During this article we will refer to chords by anchor interval collections, we will also be able to determine the quality of any of the chords by the numbers involved in the ai collection.

Anchor Interval Similarity

One common chord substitution is Amin7 in place of a Cmaj7, this example will give us insight into when we can replace one chord for another.

Assuming our anchor note is 0*, then these two chords can be written as 9 0 4 7 and 0 4 7 11. Then straight away something we can see is that these two ai collections both share 3 ais, namely 0 4 7, in this aspect these two chords should sound similar and putting one in place of the other will work most of the time.
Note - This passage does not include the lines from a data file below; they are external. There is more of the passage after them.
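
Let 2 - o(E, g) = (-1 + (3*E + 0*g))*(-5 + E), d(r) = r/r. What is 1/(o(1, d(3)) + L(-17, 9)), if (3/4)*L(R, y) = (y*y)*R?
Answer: -1/1826 ≈ -0.00054764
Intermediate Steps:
d(r) = 1
o(E, g) = 2 - (-1 + 3*E)*(-5 + E) (o(E, g) = 2 - (-1 + (3*E + 0*g))*(-5 + E) = 2 - (-1 + (3*E + 0))*(-5 + E) = 2 - (-1 + 3*E)*(-5 + E))
L(R, y) = 4*R*y²/3 (L(R, y) = 4*((y*y)*R)/3 = 4*(y²*R)/3 = 4*(R*y²)/3 = 4*R*y²/3)
1/(o(1, d(3)) + L(-17, 9)) = 1/((-3 - 3*1² + 16*1) + (4/3)*(-17)*9²) = 1/((-3 - 3*1 + 16) + (4/3)*(-17)*81) = 1/((-3 - 3 + 16) - 1836) = 1/(10 - 1836) = 1/(-1826) = -1/1826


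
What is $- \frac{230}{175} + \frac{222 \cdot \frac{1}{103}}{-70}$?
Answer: $- \frac{4849}{3605} \approx -1.3451$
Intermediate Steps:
$- \frac{230}{175} + \frac{222 \cdot \frac{1}{103}}{-70} = \left(-230\right) \frac{1}{175} + 222 \cdot \frac{1}{103} \left(- \frac{1}{70}\right) = - \frac{46}{35} + \frac{222}{103} \left(- \frac{1}{70}\right) = - \frac{46}{35} - \frac{111}{3605} = - \frac{4849}{3605}$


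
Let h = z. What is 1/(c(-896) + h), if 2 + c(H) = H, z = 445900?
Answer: 1/445002 ≈ 2.2472e-6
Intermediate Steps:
c(H) = -2 + H
h = 445900
1/(c(-896) + h) = 1/((-2 - 896) + 445900) = 1/(-898 + 445900) = 1/445002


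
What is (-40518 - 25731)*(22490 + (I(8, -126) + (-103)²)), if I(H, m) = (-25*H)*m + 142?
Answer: -3871657809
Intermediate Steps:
I(H, m) = 142 - 25*H*m (I(H, m) = -25*H*m + 142 = 142 - 25*H*m)
(-40518 - 25731)*(22490 + (I(8, -126) + (-103)²)) = (-40518 - 25731)*(22490 + ((142 - 25*8*(-126)) + (-103)²)) = -66249*(22490 + ((142 + 25200) + 10609)) = -66249*(22490 + (25342 + 10609)) = -66249*(22490 + 35951) = -66249*58441 = -3871657809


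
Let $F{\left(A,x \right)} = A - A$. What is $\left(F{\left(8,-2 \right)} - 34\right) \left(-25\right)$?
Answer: $850$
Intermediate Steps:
$F{\left(A,x \right)} = 0$
$\left(F{\left(8,-2 \right)} - 34\right) \left(-25\right) = \left(0 - 34\right) \left(-25\right) = \left(-34\right) \left(-25\right) = 850$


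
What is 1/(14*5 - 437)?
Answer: -1/367 ≈ -0.0027248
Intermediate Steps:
1/(14*5 - 437) = 1/(70 - 437) = 1/(-367) = -1/367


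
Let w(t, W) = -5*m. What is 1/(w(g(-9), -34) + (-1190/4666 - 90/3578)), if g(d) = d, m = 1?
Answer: -4173737/22038125 ≈ -0.18939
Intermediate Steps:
w(t, W) = -5 (w(t, W) = -5*1 = -5)
1/(w(g(-9), -34) + (-1190/4666 - 90/3578)) = 1/(-5 + (-1190/4666 - 90/3578)) = 1/(-5 + (-1190*1/4666 - 90*1/3578)) = 1/(-5 + (-595/2333 - 45/1789)) = 1/(-5 - 1169440/4173737) = 1/(-22038125/4173737) = -4173737/22038125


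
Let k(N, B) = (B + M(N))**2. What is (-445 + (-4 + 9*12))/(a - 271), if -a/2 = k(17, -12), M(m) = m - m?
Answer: 341/559 ≈ 0.61002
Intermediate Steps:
M(m) = 0
k(N, B) = B**2 (k(N, B) = (B + 0)**2 = B**2)
a = -288 (a = -2*(-12)**2 = -2*144 = -288)
(-445 + (-4 + 9*12))/(a - 271) = (-445 + (-4 + 9*12))/(-288 - 271) = (-445 + (-4 + 108))/(-559) = (-445 + 104)*(-1/559) = -341*(-1/559) = 341/559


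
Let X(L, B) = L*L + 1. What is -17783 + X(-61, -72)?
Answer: -14061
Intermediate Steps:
X(L, B) = 1 + L² (X(L, B) = L² + 1 = 1 + L²)
-17783 + X(-61, -72) = -17783 + (1 + (-61)²) = -17783 + (1 + 3721) = -17783 + 3722 = -14061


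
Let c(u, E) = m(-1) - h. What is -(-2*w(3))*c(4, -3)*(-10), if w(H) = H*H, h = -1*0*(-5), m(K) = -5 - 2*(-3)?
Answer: -180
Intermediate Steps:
m(K) = 1 (m(K) = -5 + 6 = 1)
h = 0 (h = 0*(-5) = 0)
w(H) = H**2
c(u, E) = 1 (c(u, E) = 1 - 1*0 = 1 + 0 = 1)
-(-2*w(3))*c(4, -3)*(-10) = --2*3**2*1*(-10) = --2*9*1*(-10) = -(-18*1)*(-10) = -(-18)*(-10) = -1*180 = -180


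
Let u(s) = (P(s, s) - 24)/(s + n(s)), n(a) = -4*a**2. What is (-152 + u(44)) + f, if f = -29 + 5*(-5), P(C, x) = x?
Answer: -79311/385 ≈ -206.00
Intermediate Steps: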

In that example we took two chords and by converting them into ai notation we were able to see that they are similar. This shows us some more power of ai notation that the standard notation doesn't explcitily show us, since a beginner could not look at Cmaj7 and Amin7 and tell us that they are similar without knowing the structure of major and minor chords, but anyone could tell us that 0 4 7 11 and 0 4 7 9 are similar since the symbols that they both use are similar.

Instead of taking two pre-existing chords and seeing if they are similar, we can work in the opposite way, if we consider Cmaj7, then the ai's that it uses would be 0 4 7 11, and so if we take out the 7 and replace it with other notes from 0* major we get new chords which have similarities to Cmaj7. So for example we could make 0 4 5 11, 0 4 2 11, 0 4 9 11, all of which would be suitable substitutions.

Quality Similarity

One thing that we didn't mention is that there are ai's which are more important to a chord than others, for example any ai which is 7 steps away from the root of that chord so the 7 in our 0 4 7 11 or the 4 in 9 0 4 7 isn't that important to include. The reason why it's not too important is that it creates one of the most simple chord qualities, and so leaving it out won't change it too much.

On the other hand the 4 in the 0 4 7 11 and the 0 in the 9 0 4 7 are more important to include as they are one of the defining ai's as when played against the root of each chord they have a more complex quality which define the chord.

In this way we can compare two chords by the relative interval collection used to construct the ai's. So for example, with Amin7 we know that the Xmin7 relative interval collection is 0 3 7 10 and that X is 9, so generating ai's from that yields 9 0 4 7. On the other hand the relative interval collection of Dmin7 is also 0 3 7 10, and that the ai's that generates on 2 are 2 5 9 0. So we can see that these two chords have the same quality.

From our previous analysis, it should be clear that the standard system has an advantage to be able to differentiate with qualities, as if we see Dmin7 and Fmaj7, we can immediately see that these two chords differ quality wise, but we're not sure about the ai's that it defines straight away (that's where the ai's representation shines).

Quality Comparison for Anchor Interval Notation

As we've seen ai notation for chords allows us to easily differentiate anchor interval wise, but lacks the quality comparison which the standard notation provides readily. If we are in a situation where anchor intervals are solely being used then, we should always know that there is a way to get the quality out of it.

To do this we can take any ai collection, say 9 0 4 7, then assuming that 9 is the root, then by subtracting 9 from each, or rather adding 3 everywhere, we can get 0 3 7 10, which is the relative interval collecition which generates that ai collection.

An even faster way is that gets developed over time is to notice that if we just look at the two end points of the chord in ai notation then we see 9 X X 7, which means that the 7 relative to 9 has a gap of 10, since 7 is two less than 9. Similarly if we say 9 0 X X, we know that the interval between them is a 3 so by looking at chords using this light we can start to read ai notation and at the same time extract out the quality of the chord as well.